Log sources to prioritize
- Management API logs
- Appliance system logs (syslog)
- Process execution / audit logs
- File integrity monitoring outputs
- Network egress monitoring logs
Centralized log collection is strongly recommended.
Risk impact
If exploited, the following outcomes are possible:
- Complete takeover of the storage appliance
- Unauthorized access to stored data
- Data modification or deletion
- Service disruption or denial of service
- Installation of persistent backdoors
Because storage systems often sit in trusted network zones, compromise may enable lateral movement.
Mitigation and remediation
- Input validation flaws are fully addressed only by applying vendor-supplied updates.

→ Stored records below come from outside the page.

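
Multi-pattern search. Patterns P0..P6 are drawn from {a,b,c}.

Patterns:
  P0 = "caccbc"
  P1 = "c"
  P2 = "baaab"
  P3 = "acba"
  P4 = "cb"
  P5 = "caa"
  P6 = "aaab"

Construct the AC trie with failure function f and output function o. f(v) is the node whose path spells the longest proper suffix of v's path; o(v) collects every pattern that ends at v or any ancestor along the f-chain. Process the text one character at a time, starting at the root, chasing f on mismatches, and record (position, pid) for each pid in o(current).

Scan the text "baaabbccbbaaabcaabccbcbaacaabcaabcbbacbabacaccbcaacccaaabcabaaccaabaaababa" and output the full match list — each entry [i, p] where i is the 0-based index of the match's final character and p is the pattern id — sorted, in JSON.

Build automaton:
Trie (insert patterns):
  n0 'ε': a→12 b→7 c→1
  n1 'c': a→2 b→16  [P1 ends]
  n2 'ca': a→17 c→3
  n3 'cac': c→4
  n4 'cacc': b→5
  n5 'caccb': c→6
  n6 'caccbc': ·  [P0 ends]
  n7 'b': a→8
  n8 'ba': a→9
  n9 'baa': a→10
  n10 'baaa': b→11
  n11 'baaab': ·  [P2 ends]
  n12 'a': a→18 c→13
  n13 'ac': b→14
  n14 'acb': a→15
  n15 'acba': ·  [P3 ends]
  n16 'cb': ·  [P4 ends]
  n17 'caa': ·  [P5 ends]
  n18 'aa': a→19
  n19 'aaa': b→20
  n20 'aaab': ·  [P6 ends]

Failure links (BFS by depth):
  n1('c'): parent n0 fail=0; on 'c' 0 → fail=0;  out {1}∪∅={1}
  n7('b'): parent n0 fail=0; on 'b' 0 → fail=0;  out ∅∪∅=∅
  n12('a'): parent n0 fail=0; on 'a' 0 → fail=0;  out ∅∪∅=∅
  n2('ca'): parent n1 fail=0; on 'a' 0 → fail=12;  out ∅∪∅=∅
  n8('ba'): parent n7 fail=0; on 'a' 0 → fail=12;  out ∅∪∅=∅
  n13('ac'): parent n12 fail=0; on 'c' 0 → fail=1;  out ∅∪{1}={1}
  n16('cb'): parent n1 fail=0; on 'b' 0 → fail=7;  out {4}∪∅={4}
  n18('aa'): parent n12 fail=0; on 'a' 0 → fail=12;  out ∅∪∅=∅
  n3('cac'): parent n2 fail=12; on 'c' 12 → fail=13;  out ∅∪{1}={1}
  n9('baa'): parent n8 fail=12; on 'a' 12 → fail=18;  out ∅∪∅=∅
  n14('acb'): parent n13 fail=1; on 'b' 1 → fail=16;  out ∅∪{4}={4}
  n17('caa'): parent n2 fail=12; on 'a' 12 → fail=18;  out {5}∪∅={5}
  n19('aaa'): parent n18 fail=12; on 'a' 12 → fail=18;  out ∅∪∅=∅
  n4('cacc'): parent n3 fail=13; on 'c' 13→1→0 → fail=1;  out ∅∪{1}={1}
  n10('baaa'): parent n9 fail=18; on 'a' 18 → fail=19;  out ∅∪∅=∅
  n15('acba'): parent n14 fail=16; on 'a' 16→7 → fail=8;  out {3}∪∅={3}
  n20('aaab'): parent n19 fail=18; on 'b' 18→12→0 → fail=7;  out {6}∪∅={6}
  n5('caccb'): parent n4 fail=1; on 'b' 1 → fail=16;  out ∅∪{4}={4}
  n11('baaab'): parent n10 fail=19; on 'b' 19 → fail=20;  out {2}∪{6}={2,6}
  n6('caccbc'): parent n5 fail=16; on 'c' 16→7→0 → fail=1;  out {0}∪{1}={0,1}

Scan:
[0] read 'b'  n0⇒n7
[1] read 'a'  n7⇒n8
[2] read 'a'  n8⇒n9
[3] read 'a'  n9⇒n10
[4] read 'b'  n10⇒n11  → match P2@[0:4],P6@[1:4]
[5] read 'b'  n11⇒n7 (via fail)
[6] read 'c'  n7⇒n1 (via fail)  → match P1@[6:6]
[7] read 'c'  n1⇒n1 (via fail)  → match P1@[7:7]
[8] read 'b'  n1⇒n16  → match P4@[7:8]
[9] read 'b'  n16⇒n7 (via fail)
[10] read 'a'  n7⇒n8
[11] read 'a'  n8⇒n9
[12] read 'a'  n9⇒n10
[13] read 'b'  n10⇒n11  → match P2@[9:13],P6@[10:13]
[14] read 'c'  n11⇒n1 (via fail)  → match P1@[14:14]
[15] read 'a'  n1⇒n2
[16] read 'a'  n2⇒n17  → match P5@[14:16]
[17] read 'b'  n17⇒n7 (via fail)
[18] read 'c'  n7⇒n1 (via fail)  → match P1@[18:18]
[19] read 'c'  n1⇒n1 (via fail)  → match P1@[19:19]
[20] read 'b'  n1⇒n16  → match P4@[19:20]
[21] read 'c'  n16⇒n1 (via fail)  → match P1@[21:21]
[22] read 'b'  n1⇒n16  → match P4@[21:22]
[23] read 'a'  n16⇒n8 (via fail)
[24] read 'a'  n8⇒n9
[25] read 'c'  n9⇒n13 (via fail)  → match P1@[25:25]
[26] read 'a'  n13⇒n2 (via fail)
[27] read 'a'  n2⇒n17  → match P5@[25:27]
[28] read 'b'  n17⇒n7 (via fail)
[29] read 'c'  n7⇒n1 (via fail)  → match P1@[29:29]
[30] read 'a'  n1⇒n2
[31] read 'a'  n2⇒n17  → match P5@[29:31]
[32] read 'b'  n17⇒n7 (via fail)
[33] read 'c'  n7⇒n1 (via fail)  → match P1@[33:33]
[34] read 'b'  n1⇒n16  → match P4@[33:34]
[35] read 'b'  n16⇒n7 (via fail)
[36] read 'a'  n7⇒n8
[37] read 'c'  n8⇒n13 (via fail)  → match P1@[37:37]
[38] read 'b'  n13⇒n14  → match P4@[37:38]
[39] read 'a'  n14⇒n15  → match P3@[36:39]
[40] read 'b'  n15⇒n7 (via fail)
[41] read 'a'  n7⇒n8
[42] read 'c'  n8⇒n13 (via fail)  → match P1@[42:42]
[43] read 'a'  n13⇒n2 (via fail)
[44] read 'c'  n2⇒n3  → match P1@[44:44]
[45] read 'c'  n3⇒n4  → match P1@[45:45]
[46] read 'b'  n4⇒n5  → match P4@[45:46]
[47] read 'c'  n5⇒n6  → match P0@[42:47],P1@[47:47]
[48] read 'a'  n6⇒n2 (via fail)
[49] read 'a'  n2⇒n17  → match P5@[47:49]
[50] read 'c'  n17⇒n13 (via fail)  → match P1@[50:50]
[51] read 'c'  n13⇒n1 (via fail)  → match P1@[51:51]
[52] read 'c'  n1⇒n1 (via fail)  → match P1@[52:52]
[53] read 'a'  n1⇒n2
[54] read 'a'  n2⇒n17  → match P5@[52:54]
[55] read 'a'  n17⇒n19 (via fail)
[56] read 'b'  n19⇒n20  → match P6@[53:56]
[57] read 'c'  n20⇒n1 (via fail)  → match P1@[57:57]
[58] read 'a'  n1⇒n2
[59] read 'b'  n2⇒n7 (via fail)
[60] read 'a'  n7⇒n8
[61] read 'a'  n8⇒n9
[62] read 'c'  n9⇒n13 (via fail)  → match P1@[62:62]
[63] read 'c'  n13⇒n1 (via fail)  → match P1@[63:63]
[64] read 'a'  n1⇒n2
[65] read 'a'  n2⇒n17  → match P5@[63:65]
[66] read 'b'  n17⇒n7 (via fail)
[67] read 'a'  n7⇒n8
[68] read 'a'  n8⇒n9
[69] read 'a'  n9⇒n10
[70] read 'b'  n10⇒n11  → match P2@[66:70],P6@[67:70]
[71] read 'a'  n11⇒n8 (via fail)
[72] read 'b'  n8⇒n7 (via fail)
[73] read 'a'  n7⇒n8

Matches: [[4,2],[4,6],[6,1],[7,1],[8,4],[13,2],[13,6],[14,1],[16,5],[18,1],[19,1],[20,4],[21,1],[22,4],[25,1],[27,5],[29,1],[31,5],[33,1],[34,4],[37,1],[38,4],[39,3],[42,1],[44,1],[45,1],[46,4],[47,0],[47,1],[49,5],[50,1],[51,1],[52,1],[54,5],[56,6],[57,1],[62,1],[63,1],[65,5],[70,2],[70,6]]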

- Temporary mitigations such as access restriction or monitoring reduce risk but do not eliminate it.
- Removal of unnecessary local accounts significantly lowers exploitability.
Official patch / upgrade link
Dell Security Advisory – DSA-2026-054
Security update for Dell Unity, Dell UnityVSA, and related platforms
🔗 https://www.dell.com/support/kbdoc/en-us/000421197/dsa-2026-054-security-update-for-dell-unity-dell-unityvsa-and-dell-unity-xt-security-update-for-multiple-vulnerabilities
All affected systems should be upgraded according to this advisory.
Operational checklist
- Verify Unity and UnityVSA version levels
- Apply Dell-provided updates from the advisory
- Review and reduce local privileged accounts
- Enable and forward appliance logs to SIEM
- Deploy command-injection detection rules
- Investigate any indicators of abnormal shell execution
Final takeaway
These vulnerabilities follow a classic but highly impactful exploitation pattern. While no public exploit code has been widely observed, the severity lies in the privilege level gained after exploitation. Prompt patching combined with strong monitoring provides the most effective defense.